The benchmark Straits Times Index rose 0.4 per cent or 13.73 points to 3,178.55. PHOTO: ST FILE

SINGAPORE (THE BUSINESS TIMES) - News of an $800 million support package for firms and individuals affected by the latest lockdown appeared to have a positive knock-on impact on investor sentiment with local shares ending the week on an cheery note on Friday (May 28).

The benchmark Straits Times Index (STI) rose 0.4 per cent or 13.73 points to 3,178.55 with gainers outnumbering losers 310 to 191 after 1.86 billion shares worth $1.73 billion changed hands.

Most regional markets also ended in the black.
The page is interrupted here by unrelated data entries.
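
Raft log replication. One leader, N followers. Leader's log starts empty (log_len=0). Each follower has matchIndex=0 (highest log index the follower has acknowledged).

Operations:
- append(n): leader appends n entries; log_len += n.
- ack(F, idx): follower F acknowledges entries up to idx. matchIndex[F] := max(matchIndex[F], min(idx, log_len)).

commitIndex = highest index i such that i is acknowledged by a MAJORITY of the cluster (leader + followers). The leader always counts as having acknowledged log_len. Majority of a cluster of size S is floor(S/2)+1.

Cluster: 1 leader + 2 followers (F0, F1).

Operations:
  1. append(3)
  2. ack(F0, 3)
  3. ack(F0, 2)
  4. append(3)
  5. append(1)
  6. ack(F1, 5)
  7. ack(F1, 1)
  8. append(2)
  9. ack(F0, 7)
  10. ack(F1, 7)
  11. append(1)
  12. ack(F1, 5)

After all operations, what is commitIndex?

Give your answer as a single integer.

Op 1: append 3 -> log_len=3
Op 2: F0 acks idx 3 -> match: F0=3 F1=0; commitIndex=3
Op 3: F0 acks idx 2 -> match: F0=3 F1=0; commitIndex=3
Op 4: append 3 -> log_len=6
Op 5: append 1 -> log_len=7
Op 6: F1 acks idx 5 -> match: F0=3 F1=5; commitIndex=5
Op 7: F1 acks idx 1 -> match: F0=3 F1=5; commitIndex=5
Op 8: append 2 -> log_len=9
Op 9: F0 acks idx 7 -> match: F0=7 F1=5; commitIndex=7
Op 10: F1 acks idx 7 -> match: F0=7 F1=7; commitIndex=7
Op 11: append 1 -> log_len=10
Op 12: F1 acks idx 5 -> match: F0=7 F1=7; commitIndex=7

Answer: 7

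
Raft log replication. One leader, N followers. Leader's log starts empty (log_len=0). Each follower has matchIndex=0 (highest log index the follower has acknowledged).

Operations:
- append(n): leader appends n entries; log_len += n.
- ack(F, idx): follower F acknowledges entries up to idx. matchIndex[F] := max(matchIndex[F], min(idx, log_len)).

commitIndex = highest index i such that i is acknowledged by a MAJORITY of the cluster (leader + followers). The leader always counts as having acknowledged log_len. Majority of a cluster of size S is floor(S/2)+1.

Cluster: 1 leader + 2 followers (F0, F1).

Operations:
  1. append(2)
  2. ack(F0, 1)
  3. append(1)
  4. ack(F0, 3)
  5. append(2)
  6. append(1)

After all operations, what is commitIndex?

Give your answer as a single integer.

Op 1: append 2 -> log_len=2
Op 2: F0 acks idx 1 -> match: F0=1 F1=0; commitIndex=1
Op 3: append 1 -> log_len=3
Op 4: F0 acks idx 3 -> match: F0=3 F1=0; commitIndex=3
Op 5: append 2 -> log_len=5
Op 6: append 1 -> log_len=6

Answer: 3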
The KLCI inched up 0.03 per cent, the Nikkei 225 added 2.1 per cent, the Hang Seng Index gained 0.04 per cent and the Kospi rose 0.7 per cent .

Oanda senior market analyst Jeffrey Halley noted that President Joe Biden is envisaging a US$1.8 trillion deficit next year. This, he said, could have boosted investor sentiment in the region.
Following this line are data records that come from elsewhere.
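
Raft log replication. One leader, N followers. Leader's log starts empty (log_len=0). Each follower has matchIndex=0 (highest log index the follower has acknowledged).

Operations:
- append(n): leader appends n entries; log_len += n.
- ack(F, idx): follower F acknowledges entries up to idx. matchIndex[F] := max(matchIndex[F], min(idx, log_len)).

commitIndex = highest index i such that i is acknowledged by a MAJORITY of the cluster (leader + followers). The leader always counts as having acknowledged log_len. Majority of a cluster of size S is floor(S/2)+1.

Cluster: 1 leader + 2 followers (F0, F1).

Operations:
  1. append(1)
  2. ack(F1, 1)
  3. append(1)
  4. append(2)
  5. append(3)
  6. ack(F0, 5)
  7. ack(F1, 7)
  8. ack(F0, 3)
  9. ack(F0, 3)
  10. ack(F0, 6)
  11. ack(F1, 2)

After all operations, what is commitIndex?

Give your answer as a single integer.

Op 1: append 1 -> log_len=1
Op 2: F1 acks idx 1 -> match: F0=0 F1=1; commitIndex=1
Op 3: append 1 -> log_len=2
Op 4: append 2 -> log_len=4
Op 5: append 3 -> log_len=7
Op 6: F0 acks idx 5 -> match: F0=5 F1=1; commitIndex=5
Op 7: F1 acks idx 7 -> match: F0=5 F1=7; commitIndex=7
Op 8: F0 acks idx 3 -> match: F0=5 F1=7; commitIndex=7
Op 9: F0 acks idx 3 -> match: F0=5 F1=7; commitIndex=7
Op 10: F0 acks idx 6 -> match: F0=6 F1=7; commitIndex=7
Op 11: F1 acks idx 2 -> match: F0=6 F1=7; commitIndex=7

Answer: 7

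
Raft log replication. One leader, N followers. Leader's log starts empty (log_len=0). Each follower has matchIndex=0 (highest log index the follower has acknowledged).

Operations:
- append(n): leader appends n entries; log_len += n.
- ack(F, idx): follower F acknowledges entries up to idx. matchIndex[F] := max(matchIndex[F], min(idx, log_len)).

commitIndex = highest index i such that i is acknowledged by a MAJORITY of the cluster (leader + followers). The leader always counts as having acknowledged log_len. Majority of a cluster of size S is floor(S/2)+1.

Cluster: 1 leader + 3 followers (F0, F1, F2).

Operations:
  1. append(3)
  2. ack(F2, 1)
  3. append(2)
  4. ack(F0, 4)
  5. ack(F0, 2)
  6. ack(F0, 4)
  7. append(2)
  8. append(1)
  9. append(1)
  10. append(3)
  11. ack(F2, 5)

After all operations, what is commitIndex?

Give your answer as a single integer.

Op 1: append 3 -> log_len=3
Op 2: F2 acks idx 1 -> match: F0=0 F1=0 F2=1; commitIndex=0
Op 3: append 2 -> log_len=5
Op 4: F0 acks idx 4 -> match: F0=4 F1=0 F2=1; commitIndex=1
Op 5: F0 acks idx 2 -> match: F0=4 F1=0 F2=1; commitIndex=1
Op 6: F0 acks idx 4 -> match: F0=4 F1=0 F2=1; commitIndex=1
Op 7: append 2 -> log_len=7
Op 8: append 1 -> log_len=8
Op 9: append 1 -> log_len=9
Op 10: append 3 -> log_len=12
Op 11: F2 acks idx 5 -> match: F0=4 F1=0 F2=5; commitIndex=4

Answer: 4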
"Of course, what the president would like, and what he will get from Congress could be quite different. But with that level of spending, Asia appears to feel that some of that goody bag will fall their way, and Asian equity markets have risen today," he added.

But Wall Street's session overnight produced a mixed bag. The Dow Jones Industrial Average gained 0.4 per cent and the S&P 500 rose 0.1 per cent but Nasdaq fell 0.01 per cent.

On the local bourse, iFast Corporation was the biggest gainer, adding 5.7 per cent to $8.49.

The lenders were also among the biggest gainers: DBS added 1.2 per cent to $30.41; UOB rose 1 per cent to $26.28; and while OCBC gained 0.8 per cent to $12.50.

Another notable gainer was Southern Alliance Mining, up 6.7 per cent to 96 cents, after being the biggest decliner on Tuesday and Thursday.

Haw Par Corporation was the biggest loser, shedding 2.5 per cent to $13.46 while Singapore Exchange was down 1.4 per cent at $10.39.

Jiutian Chemical led the trades, ending flat at 9.9 cents with 60.5 million shares done.